For anyone needing FHA training, don’t forget that the California Mortgage Bankers Association (CMBA) and CampusMBA, the education department of the Mortgage Bankers Association (MBA), is offering two workshops. “March 23, 2009: FHA Fundamentals Workshop in Santa Ana and March 24, 2009: FHA Underwriting & Operations Workshop in Santa Ana . The courses are separate but offered back-to-back and the details for both are on one flyer here at CMBA.

UBS posted the biggest annual loss in Swiss history and said it would cut a further 2,000 investment banking jobs. UBS lost $7 billion in the 4th quarter, but also said that net new money turned positive in both wealth and asset management in January, after three consecutive negative quarters.

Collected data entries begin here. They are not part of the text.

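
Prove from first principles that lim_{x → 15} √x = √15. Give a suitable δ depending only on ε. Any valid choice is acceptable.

δ = min(15, √15·ε)

Let ε > 0 be given. We want δ > 0 such that 0 < |x − 15| < δ implies |√x − √15| < ε.
Rationalise: √x − √15 = (x − 15)/(√x + √15), so |√x − √15| = |x − 15|/(√x + √15).
Restrict δ ≤ 15 so that |x − 15| < 15 forces x > 0, and then √x + √15 > √15.
Hence |√x − √15| < |x − 15|/√15, which is < ε once |x − 15| < √15·ε.
Take δ = min(15, √15·ε). If 0 < |x − 15| < δ then x > 0 and |√x − √15| < |x − 15|/√15 < ε.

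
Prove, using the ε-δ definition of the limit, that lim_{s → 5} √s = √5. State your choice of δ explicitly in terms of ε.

δ = min(5, √5·ε)

Fix ε > 0. We want δ > 0 such that 0 < |s − 5| < δ implies |√s − √5| < ε.
Rationalise: √s − √5 = (s − 5)/(√s + √5), so |√s − √5| = |s − 5|/(√s + √5).
Restrict δ ≤ 5 so that |s − 5| < 5 forces s > 0, and then √s + √5 > √5.
Hence |√s − √5| < |s − 5|/√5, which is < ε once |s − 5| < √5·ε.
Take δ = min(5, √5·ε). If 0 < |s − 5| < δ then s > 0 and |√s − √5| < |s − 5|/√5 < ε.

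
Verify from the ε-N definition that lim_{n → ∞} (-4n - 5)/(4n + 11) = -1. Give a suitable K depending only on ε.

Fix ε > 0. For n ≥ 1, |(-4n - 5)/(4n + 11) + 1| = |24|/(4(4n + 11)) = 24/(4(4n + 11)).
Since 4n + 11 ≥ 4n for n ≥ 1, this is ≤ 24/(4·4n) = (3/2)/n.
So |(-4n - 5)/(4n + 11) + 1| < ε whenever n > (3/2)/ε.
Take K = (3/2)/ε. If n > K then |(-4n - 5)/(4n + 11) + 1| ≤ (3/2)/n < ε.

K = (3/2)/ε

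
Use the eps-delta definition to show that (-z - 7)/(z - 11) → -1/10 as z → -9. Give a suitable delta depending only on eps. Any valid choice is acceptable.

delta = min(10, (100/9)eps)

Let eps > 0 be given. We want delta > 0 with 0 < |z + 9| < delta ⇒ |(-z - 7)/(z - 11) + 1/10| < eps.
Combining over a common denominator, (-z - 7)/(z - 11) + 1/10 = [(-z - 7)·(-20) − 2·(z - 11)] / [(-20)·(z - 11)] = 18(z + 9) / ((-20)(z - 11)).
So |(-z - 7)/(z - 11) + 1/10| = 18|z + 9| / (20·|z − 11|).
Restrict delta ≤ 10. Then |z + 9| < 10 gives |z − 11| = |(z + 9) + (-20)| ≥ 20 − 10 = 10.
Hence |(-z - 7)/(z - 11) + 1/10| < 18|z + 9|/(20·10) = (9/100)|z + 9|, which is < eps once |z + 9| < (100/9)eps.
Take delta = min(10, (100/9)eps). Then 0 < |z + 9| < delta forces both bounds, so |(-z - 7)/(z - 11) + 1/10| < eps.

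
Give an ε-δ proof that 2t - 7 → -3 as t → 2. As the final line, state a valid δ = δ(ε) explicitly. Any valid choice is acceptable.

δ = ε/2

Let ε > 0. We need δ > 0 so that 0 < |t − 2| < δ implies |(2t - 7) + 3| < ε.
Since (2t - 7) + 3 = 2(t − 2), we have |(2t - 7) + 3| = 2|t − 2|.
Thus it suffices that |t − 2| < ε/2.
Choosing δ = ε/2 gives |(2t - 7) + 3| = 2|t − 2| < ε whenever |t − 2| < δ.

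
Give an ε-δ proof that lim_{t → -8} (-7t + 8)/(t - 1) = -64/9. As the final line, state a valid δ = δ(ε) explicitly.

δ = min(9/2, (81/2)ε)

Suppose ε > 0. We want δ > 0 with 0 < |t + 8| < δ ⇒ |(-7t + 8)/(t - 1) + 64/9| < ε.
Combining over a common denominator, (-7t + 8)/(t - 1) + 64/9 = [(-7t + 8)·(-9) − 64·(t - 1)] / [(-9)·(t - 1)] = -1(t + 8) / ((-9)(t - 1)).
So |(-7t + 8)/(t - 1) + 64/9| = |t + 8| / (9·|t − 1|).
Require δ ≤ 9/2, so |t − 1| ≥ |-9| − |t + 8| > 9 − 9/2 = 9/2.
Hence |(-7t + 8)/(t - 1) + 64/9| < |t + 8|/(9·(9/2)) = (2/81)|t + 8|, which is < ε once |t + 8| < (81/2)ε.
Take δ = min(9/2, (81/2)ε). Then 0 < |t + 8| < δ forces both bounds, so |(-7t + 8)/(t - 1) + 64/9| < ε.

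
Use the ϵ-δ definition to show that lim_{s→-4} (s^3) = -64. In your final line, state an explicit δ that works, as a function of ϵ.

δ = min(2, ϵ/76)

Let ϵ > 0. We seek δ > 0 with 0 < |s + 4| < δ ⇒ |s^3 + 64| < ϵ.
Factor: s^3 + 64 = (s + 4)(s^2 - 4s + 16), so |s^3 + 64| = |s + 4|·|s^2 - 4s + 16|.
Impose δ ≤ 2 so that |s| < 6; then |s^2 - 4s + 16| ≤ 76.
Hence |s^3 + 64| ≤ 76|s + 4|, which is < ϵ once |s + 4| < ϵ/76.
Take δ = min(2, ϵ/76). If 0 < |s + 4| < δ then both bounds hold and |s^3 + 64| ≤ 76|s + 4| < 76·(ϵ/76) = ϵ.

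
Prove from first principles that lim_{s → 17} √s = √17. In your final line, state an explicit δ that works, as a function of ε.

δ = min(17, √17·ε)

Suppose ε > 0. We want δ > 0 such that 0 < |s − 17| < δ implies |√s − √17| < ε.
Multiplying by the conjugate, |√s − √17| = |s − 17|/(√s + √17).
Restrict δ ≤ 17 so that |s − 17| < 17 forces s > 0, and then √s + √17 > √17.
Hence |√s − √17| < |s − 17|/√17, which is < ε once |s − 17| < √17·ε.
Take δ = min(17, √17·ε). If 0 < |s − 17| < δ then s > 0 and |√s − √17| < |s − 17|/√17 < ε.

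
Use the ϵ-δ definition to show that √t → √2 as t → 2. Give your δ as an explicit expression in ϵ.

δ = min(2, √2·ϵ)

Let ϵ > 0 be given. We want δ > 0 such that 0 < |t − 2| < δ implies |√t − √2| < ϵ.
Multiplying by the conjugate, |√t − √2| = |t − 2|/(√t + √2).
Restrict δ ≤ 2 so that |t − 2| < 2 forces t > 0, and then √t + √2 > √2.
Hence |√t − √2| < |t − 2|/√2, which is < ϵ once |t − 2| < √2·ϵ.
Take δ = min(2, √2·ϵ). If 0 < |t − 2| < δ then t > 0 and |√t − √2| < |t − 2|/√2 < ϵ.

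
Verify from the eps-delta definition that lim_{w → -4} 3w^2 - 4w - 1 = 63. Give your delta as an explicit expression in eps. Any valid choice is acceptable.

delta = min(1, eps/31)

Let eps > 0 be given. We want delta > 0 such that 0 < |w + 4| < delta implies |(3w^2 - 4w - 1) − 63| < eps.
(3w^2 - 4w - 1) − 63 = 3w^2 - 4w - 64 = (w + 4)(3w - 16).
So |(3w^2 - 4w - 1) − 63| = |w + 4|·|3w - 16|.
Require delta ≤ 1. Then |w + 4| < 1 gives |w| < 5, and by the triangle inequality |3w - 16| ≤ 3·5 + 16 = 31.
Hence |(3w^2 - 4w - 1) − 63| ≤ 31|w + 4| < eps provided |w + 4| < eps/31.
Choosing delta = min(1, eps/31) ensures both conditions, hence |(3w^2 - 4w - 1) − 63| < eps.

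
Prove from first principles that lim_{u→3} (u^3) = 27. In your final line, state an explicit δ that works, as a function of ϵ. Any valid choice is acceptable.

δ = min(2, ϵ/49)

Fix ϵ > 0. We seek δ > 0 with 0 < |u − 3| < δ ⇒ |u^3 − 27| < ϵ.
Factor: u^3 − 27 = (u − 3)(u^2 + 3u + 9), so |u^3 − 27| = |u − 3|·|u^2 + 3u + 9|.
Restrict δ ≤ 2. Then |u − 3| < 2 gives |u| < 5, so by the triangle inequality |u^2 + 3u + 9| ≤ 5^2 + 3·5 + 9 = 49.
Hence |u^3 − 27| ≤ 49|u − 3|, which is < ϵ once |u − 3| < ϵ/49.
Take δ = min(2, ϵ/49). If 0 < |u − 3| < δ then both bounds hold and |u^3 − 27| ≤ 49|u − 3| < 49·(ϵ/49) = ϵ.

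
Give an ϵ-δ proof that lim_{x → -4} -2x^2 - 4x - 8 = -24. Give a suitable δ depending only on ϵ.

δ = min(2, ϵ/16)

Fix ϵ > 0. We want δ > 0 such that 0 < |x + 4| < δ implies |(-2x^2 - 4x - 8) + 24| < ϵ.
(-2x^2 - 4x - 8) + 24 = -2x^2 - 4x + 16 = (x + 4)(-2x + 4).
So |(-2x^2 - 4x - 8) + 24| = |x + 4|·|-2x + 4|.
Require δ ≤ 2. Then |x + 4| < 2 gives |x| < 6, and by the triangle inequality |-2x + 4| ≤ 2·6 + 4 = 16.
Hence |(-2x^2 - 4x - 8) + 24| ≤ 16|x + 4| < ϵ provided |x + 4| < ϵ/16.
Take δ = min(2, ϵ/16). Then 0 < |x + 4| < δ gives both |x + 4| < 2 and |x + 4| < ϵ/16, so |(-2x^2 - 4x - 8) + 24| < ϵ.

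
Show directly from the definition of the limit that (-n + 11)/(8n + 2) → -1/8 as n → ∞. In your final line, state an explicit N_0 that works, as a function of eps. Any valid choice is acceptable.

N_0 = (45/32)/eps

Let eps > 0. For n ≥ 1, |(-n + 11)/(8n + 2) + 1/8| = |90|/(8(8n + 2)) = 90/(8(8n + 2)).
Since 8n + 2 ≥ 8n for n ≥ 1, this is ≤ 90/(8·8n) = (45/32)/n.
So |(-n + 11)/(8n + 2) + 1/8| < eps whenever n > (45/32)/eps.
Take N_0 = (45/32)/eps. If n > N_0 then |(-n + 11)/(8n + 2) + 1/8| ≤ (45/32)/n < eps.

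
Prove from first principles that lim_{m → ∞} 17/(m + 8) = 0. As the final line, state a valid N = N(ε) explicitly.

Let ε > 0 be given. For m ≥ 1, |17/(m + 8) − 0| = 17/(m + 8) ≤ 17/m.
We need 17/m < ε, i.e. m > 17/ε.
Take N = 17/ε. If m > N then |17/(m + 8)| ≤ 17/m < ε.

N = 17/ε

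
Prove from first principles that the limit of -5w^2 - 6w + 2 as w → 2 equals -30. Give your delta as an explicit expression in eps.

Suppose eps > 0. We want delta > 0 such that 0 < |w − 2| < delta implies |(-5w^2 - 6w + 2) + 30| < eps.
(-5w^2 - 6w + 2) + 30 = -5w^2 - 6w + 32 = (w − 2)(-5w - 16).
So |(-5w^2 - 6w + 2) + 30| = |w − 2|·|-5w - 16|.
Require delta ≤ 1. Then |w − 2| < 1 gives |w| < 3, and by the triangle inequality |-5w - 16| ≤ 5·3 + 16 = 31.
Hence |(-5w^2 - 6w + 2) + 30| ≤ 31|w − 2| < eps provided |w − 2| < eps/31.
Choosing delta = min(1, eps/31) ensures both conditions, hence |(-5w^2 - 6w + 2) + 30| < eps.

delta = min(1, eps/31)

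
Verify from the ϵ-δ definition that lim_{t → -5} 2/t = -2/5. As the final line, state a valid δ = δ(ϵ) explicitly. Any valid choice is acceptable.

δ = min(5/2, (25/4)ϵ)

Let ϵ > 0. We seek δ > 0 such that 0 < |t + 5| < δ implies |2/t + 2/5| < ϵ.
|2/t + 2/5| = 2·|-5 − t|/(5·|t|) = 2|t + 5|/(5|t|).
Require δ ≤ 5/2 so that |t| > 5 − 5/2 = 5/2, hence 5|t| > 25/2.
Then |2/t + 2/5| < 2|t + 5|/(25/2), which is < ϵ when |t + 5| < (25/4)ϵ.
Take δ = min(5/2, (25/4)ϵ). Then 0 < |t + 5| < δ gives both |t + 5| < 5/2 and |t + 5| < (25/4)ϵ, so |2/t + 2/5| < ϵ.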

“Early this week” is what legislators are saying about the Senate vote on the stimulus bill. Remember, however, that even if it passes, the differences between their bill and the House bill need to be worked out. Last Friday Senate Republicans and Democrats cut back the package, and Senate Democrats (who control the chamber with a 58-41 majority) were able to close off debate yesterday. If approved as expected, the package would go to a vote today.  A $35.5 billion measure would create a new tax credit equal to 10% of a primary-home purchase, up to $15,000. The House bill has much smaller $2.5 billion housing provision, which would waive the repayment requirement for a $7,500 tax credit that already exists for first-time home buyers. The difference needs to be ironed out.

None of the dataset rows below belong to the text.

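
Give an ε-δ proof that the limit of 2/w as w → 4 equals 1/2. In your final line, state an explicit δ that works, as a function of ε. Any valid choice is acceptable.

Suppose ε > 0. We seek δ > 0 such that 0 < |w − 4| < δ implies |2/w − (1/2)| < ε.
|2/w − (1/2)| = 2·|4 − w|/(4·|w|) = 2|w − 4|/(4|w|).
Restrict δ ≤ 2. Then |w − 4| < 2 gives |w| > 2, so 4|w| > 8.
Then |2/w − (1/2)| < 2|w − 4|/8, which is < ε when |w − 4| < 4ε.
Take δ = min(2, 4ε). Then 0 < |w − 4| < δ gives both |w − 4| < 2 and |w − 4| < 4ε, so |2/w − (1/2)| < ε.

δ = min(2, 4ε)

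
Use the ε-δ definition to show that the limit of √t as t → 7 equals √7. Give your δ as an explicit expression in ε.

Fix ε > 0. We want δ > 0 such that 0 < |t − 7| < δ implies |√t − √7| < ε.
Multiplying by the conjugate, |√t − √7| = |t − 7|/(√t + √7).
Restrict δ ≤ 7 so that |t − 7| < 7 forces t > 0, and then √t + √7 > √7.
Hence |√t − √7| < |t − 7|/√7, which is < ε once |t − 7| < √7·ε.
Take δ = min(7, √7·ε). If 0 < |t − 7| < δ then t > 0 and |√t − √7| < |t − 7|/√7 < ε.

δ = min(7, √7·ε)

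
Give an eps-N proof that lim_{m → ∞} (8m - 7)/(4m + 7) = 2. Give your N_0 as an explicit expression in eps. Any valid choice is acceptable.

N_0 = (21/4)/eps

Let eps > 0. For m ≥ 1, |(8m - 7)/(4m + 7) − 2| = |-84|/(4(4m + 7)) = 84/(4(4m + 7)).
Since 4m + 7 ≥ 4m for m ≥ 1, this is ≤ 84/(4·4m) = (21/4)/m.
So |(8m - 7)/(4m + 7) − 2| < eps whenever m > (21/4)/eps.
Take N_0 = (21/4)/eps. If m > N_0 then |(8m - 7)/(4m + 7) − 2| ≤ (21/4)/m < eps.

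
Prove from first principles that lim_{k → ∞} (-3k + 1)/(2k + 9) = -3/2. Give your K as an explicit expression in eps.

K = (29/4)/eps

Let eps > 0. For k ≥ 1, |(-3k + 1)/(2k + 9) + 3/2| = |29|/(2(2k + 9)) = 29/(2(2k + 9)).
Since 2k + 9 ≥ 2k for k ≥ 1, this is ≤ 29/(2·2k) = (29/4)/k.
So |(-3k + 1)/(2k + 9) + 3/2| < eps whenever k > (29/4)/eps.
Take K = (29/4)/eps. If k > K then |(-3k + 1)/(2k + 9) + 3/2| ≤ (29/4)/k < eps.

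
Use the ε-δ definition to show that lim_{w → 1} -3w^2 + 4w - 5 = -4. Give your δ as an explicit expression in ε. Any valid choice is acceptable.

Let ε > 0. We want δ > 0 such that 0 < |w − 1| < δ implies |(-3w^2 + 4w - 5) + 4| < ε.
(-3w^2 + 4w - 5) + 4 = -3w^2 + 4w - 1 = (w − 1)(-3w + 1).
So |(-3w^2 + 4w - 5) + 4| = |w − 1|·|-3w + 1|.
Require δ ≤ 1. Then |w − 1| < 1 gives |w| < 2, and by the triangle inequality |-3w + 1| ≤ 3·2 + 1 = 7.
Hence |(-3w^2 + 4w - 5) + 4| ≤ 7|w − 1| < ε provided |w − 1| < ε/7.
Take δ = min(1, ε/7). Then 0 < |w − 1| < δ gives both |w − 1| < 1 and |w − 1| < ε/7, so |(-3w^2 + 4w - 5) + 4| < ε.

δ = min(1, ε/7)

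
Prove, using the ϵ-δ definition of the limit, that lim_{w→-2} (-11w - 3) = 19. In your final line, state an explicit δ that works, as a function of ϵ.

δ = ϵ/11

Fix ϵ > 0. We need δ > 0 so that 0 < |w + 2| < δ implies |(-11w - 3) − 19| < ϵ.
|(-11w - 3) − 19| = |-11w - 22| = 11|w + 2|.
So 11|w + 2| < ϵ exactly when |w + 2| < ϵ/11.
Take δ = ϵ/11. If 0 < |w + 2| < δ then |(-11w - 3) − 19| = 11|w + 2| < 11·(ϵ/11) = ϵ.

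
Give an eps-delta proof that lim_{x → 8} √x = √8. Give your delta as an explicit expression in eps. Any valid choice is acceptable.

Let eps > 0 be given. We want delta > 0 such that 0 < |x − 8| < delta implies |√x − √8| < eps.
Multiplying by the conjugate, |√x − √8| = |x − 8|/(√x + √8).
Restrict delta ≤ 8 so that |x − 8| < 8 forces x > 0, and then √x + √8 > √8.
Hence |√x − √8| < |x − 8|/√8, which is < eps once |x − 8| < √8·eps.
Take delta = min(8, √8·eps). If 0 < |x − 8| < delta then x > 0 and |√x − √8| < |x − 8|/√8 < eps.

delta = min(8, √8·eps)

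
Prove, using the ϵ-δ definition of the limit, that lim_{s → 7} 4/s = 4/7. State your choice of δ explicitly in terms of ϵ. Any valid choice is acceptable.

δ = min(7/2, (49/8)ϵ)

Fix ϵ > 0. We seek δ > 0 such that 0 < |s − 7| < δ implies |4/s − (4/7)| < ϵ.
|4/s − (4/7)| = 4·|7 − s|/(7·|s|) = 4|s − 7|/(7|s|).
Require δ ≤ 7/2 so that |s| > 7 − 7/2 = 7/2, hence 7|s| > 49/2.
Then |4/s − (4/7)| < 4|s − 7|/(49/2), which is < ϵ when |s − 7| < (49/8)ϵ.
Take δ = min(7/2, (49/8)ϵ). Then 0 < |s − 7| < δ gives both |s − 7| < 7/2 and |s − 7| < (49/8)ϵ, so |4/s − (4/7)| < ϵ.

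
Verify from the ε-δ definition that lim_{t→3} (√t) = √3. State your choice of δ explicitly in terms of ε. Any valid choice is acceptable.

δ = min(3, √3·ε)

Suppose ε > 0. We want δ > 0 such that 0 < |t − 3| < δ implies |√t − √3| < ε.
Rationalise: √t − √3 = (t − 3)/(√t + √3), so |√t − √3| = |t − 3|/(√t + √3).
Restrict δ ≤ 3 so that |t − 3| < 3 forces t > 0, and then √t + √3 > √3.
Hence |√t − √3| < |t − 3|/√3, which is < ε once |t − 3| < √3·ε.
Take δ = min(3, √3·ε). If 0 < |t − 3| < δ then t > 0 and |√t − √3| < |t − 3|/√3 < ε.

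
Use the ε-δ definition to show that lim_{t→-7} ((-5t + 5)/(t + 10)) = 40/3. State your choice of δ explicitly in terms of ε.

δ = min(3/2, (9/110)ε)

Suppose ε > 0. We want δ > 0 with 0 < |t + 7| < δ ⇒ |(-5t + 5)/(t + 10) − (40/3)| < ε.
Combining over a common denominator, (-5t + 5)/(t + 10) − (40/3) = [(-5t + 5)·3 − 40·(t + 10)] / [3·(t + 10)] = -55(t + 7) / (3(t + 10)).
So |(-5t + 5)/(t + 10) − (40/3)| = 55|t + 7| / (3·|t + 10|).
Restrict δ ≤ 3/2. Then |t + 7| < 3/2 gives |t + 10| = |(t + 7) + 3| ≥ 3 − 3/2 = 3/2.
Hence |(-5t + 5)/(t + 10) − (40/3)| < 55|t + 7|/(3·(3/2)) = (110/9)|t + 7|, which is < ε once |t + 7| < (9/110)ε.
Take δ = min(3/2, (9/110)ε). Then 0 < |t + 7| < δ forces both bounds, so |(-5t + 5)/(t + 10) − (40/3)| < ε.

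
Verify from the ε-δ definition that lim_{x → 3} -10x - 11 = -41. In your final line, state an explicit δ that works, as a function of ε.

δ = ε/10

Suppose ε > 0. We need δ > 0 so that 0 < |x − 3| < δ implies |(-10x - 11) + 41| < ε.
|(-10x - 11) + 41| = |-10x + 30| = 10|x − 3|.
Thus it suffices that |x − 3| < ε/10.
Choosing δ = ε/10 gives |(-10x - 11) + 41| = 10|x − 3| < ε whenever |x − 3| < δ.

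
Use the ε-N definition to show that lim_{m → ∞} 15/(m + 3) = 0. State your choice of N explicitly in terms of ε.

N = 15/ε

Let ε > 0. For m ≥ 1, |15/(m + 3) − 0| = 15/(m + 3) ≤ 15/m.
We need 15/m < ε, i.e. m > 15/ε.
Take N = 15/ε. If m > N then |15/(m + 3)| ≤ 15/m < ε.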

Fortunately we are seeing some buying in the fixed-income markets, and rates have crept back down. Yesterday, in a speech, FHFA Director Lockhart said Fannie/Freddie may need more than the $200 billion already pledged by the US Government if the housing market continues to deteriorate. Once again there is no scheduled economic news, but rates have dropped: the 10-yr is back to 2.94% and mortgage prices are better by .250 or more. Apparently, there is some sense that today’s $32 billion 3-yr Treasury auction will generate investor demand. Will the US Government turn around and buy the Treasury instruments? I can’t quite figure that one out, but perhaps Fed Chairman Ben Bernanke will help explain things when he testifies today before the House Financial Services Committee on the Fed’s lending programs at 1PM EST. We also have Treasury Secretary Timothy Geithner testifying before the Senate at 10AM EST on the oversight of the financial rescue plan before outlining the details an hour later.

Wanda’s dishwasher quit working so she called in a repairman. Since she had to go to work the next day, she told the repairman, “I’ll leave the key under the mat. Fix the dishwasher, leave the bill on the counter, and I’ll mail you a check. Oh, by the way don’t worry about my dog Spike. He won’t bother you. But, whatever you do, do NOT, under ANY circumstances, talk to my parrot!”

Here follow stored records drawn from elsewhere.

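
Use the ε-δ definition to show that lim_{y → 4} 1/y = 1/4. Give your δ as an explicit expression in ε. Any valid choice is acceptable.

Let ε > 0. We seek δ > 0 such that 0 < |y − 4| < δ implies |1/y − (1/4)| < ε.
|1/y − (1/4)| = |4 − y|/(4·|y|) = |y − 4|/(4|y|).
Require δ ≤ 2 so that |y| > 4 − 2 = 2, hence 4|y| > 8.
Then |1/y − (1/4)| < |y − 4|/8, which is < ε when |y − 4| < 8ε.
Take δ = min(2, 8ε). Then 0 < |y − 4| < δ gives both |y − 4| < 2 and |y − 4| < 8ε, so |1/y − (1/4)| < ε.

δ = min(2, 8ε)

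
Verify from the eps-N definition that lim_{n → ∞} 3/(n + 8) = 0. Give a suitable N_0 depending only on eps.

Suppose eps > 0. For n ≥ 1, |3/(n + 8) − 0| = 3/(n + 8) ≤ 3/n.
We need 3/n < eps, i.e. n > 3/eps.
Take N_0 = 3/eps. If n > N_0 then |3/(n + 8)| ≤ 3/n < eps.

N_0 = 3/eps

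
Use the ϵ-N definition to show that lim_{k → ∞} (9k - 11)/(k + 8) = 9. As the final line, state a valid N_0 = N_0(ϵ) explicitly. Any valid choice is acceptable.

Let ϵ > 0. For k ≥ 1, |(9k - 11)/(k + 8) − 9| = |-83|/((k + 8)) = 83/((k + 8)).
Since k + 8 ≥ k for k ≥ 1, this is ≤ 83/(k) = 83/k.
So |(9k - 11)/(k + 8) − 9| < ϵ whenever k > 83/ϵ.
Take N_0 = 83/ϵ. If k > N_0 then |(9k - 11)/(k + 8) − 9| ≤ 83/k < ϵ.

N_0 = 83/ϵ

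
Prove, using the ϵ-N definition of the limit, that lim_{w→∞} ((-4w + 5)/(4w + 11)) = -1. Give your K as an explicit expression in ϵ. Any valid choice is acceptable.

K = 4/ϵ

Fix ϵ > 0. We seek K > 0 such that w > K implies |(-4w + 5)/(4w + 11) + 1| < ϵ.
(-4w + 5)/(4w + 11) + 1 = (4(-4w + 5) − (-4)(4w + 11)) / (4(4w + 11)) = 64/(4(4w + 11)).
For w > 0 we have 4w + 11 > 4w, so |(-4w + 5)/(4w + 11) + 1| = 64/(4(4w + 11)) < 64/(4·4w) = 4/w.
Thus |(-4w + 5)/(4w + 11) + 1| < ϵ whenever w > 4/ϵ.
Take K = 4/ϵ. If w > K then |(-4w + 5)/(4w + 11) + 1| < 4/w < ϵ.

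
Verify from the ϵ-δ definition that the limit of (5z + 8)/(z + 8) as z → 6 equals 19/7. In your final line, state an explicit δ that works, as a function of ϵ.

Let ϵ > 0 be given. We want δ > 0 with 0 < |z − 6| < δ ⇒ |(5z + 8)/(z + 8) − (19/7)| < ϵ.
Combining over a common denominator, (5z + 8)/(z + 8) − (19/7) = [(5z + 8)·14 − 38·(z + 8)] / [14·(z + 8)] = 32(z − 6) / (14(z + 8)).
So |(5z + 8)/(z + 8) − (19/7)| = 32|z − 6| / (14·|z + 8|).
Require δ ≤ 7, so |z + 8| ≥ |14| − |z − 6| > 14 − 7 = 7.
Hence |(5z + 8)/(z + 8) − (19/7)| < 32|z − 6|/(14·7) = (16/49)|z − 6|, which is < ϵ once |z − 6| < (49/16)ϵ.
Take δ = min(7, (49/16)ϵ). Then 0 < |z − 6| < δ forces both bounds, so |(5z + 8)/(z + 8) − (19/7)| < ϵ.

δ = min(7, (49/16)ϵ)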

“I MUST STRESS TO YOU:  DO NOT TALK TO MY PARROT!!!”

When the repairman arrived at Wanda’s apartment the following day, he discovered the biggest, meanest looking dog he has ever seen. But, just as she had said, the dog just lay there on the carpet watching the repairman go about his work. The parrot, however, drove him nuts the whole time with his incessant yelling, cursing and name calling.
Finally the repairman couldn’t contain himself any longer and yelled, “Shut up, you stupid, ugly bird!”
To which the parrot calmly replied, “Get him Spike!”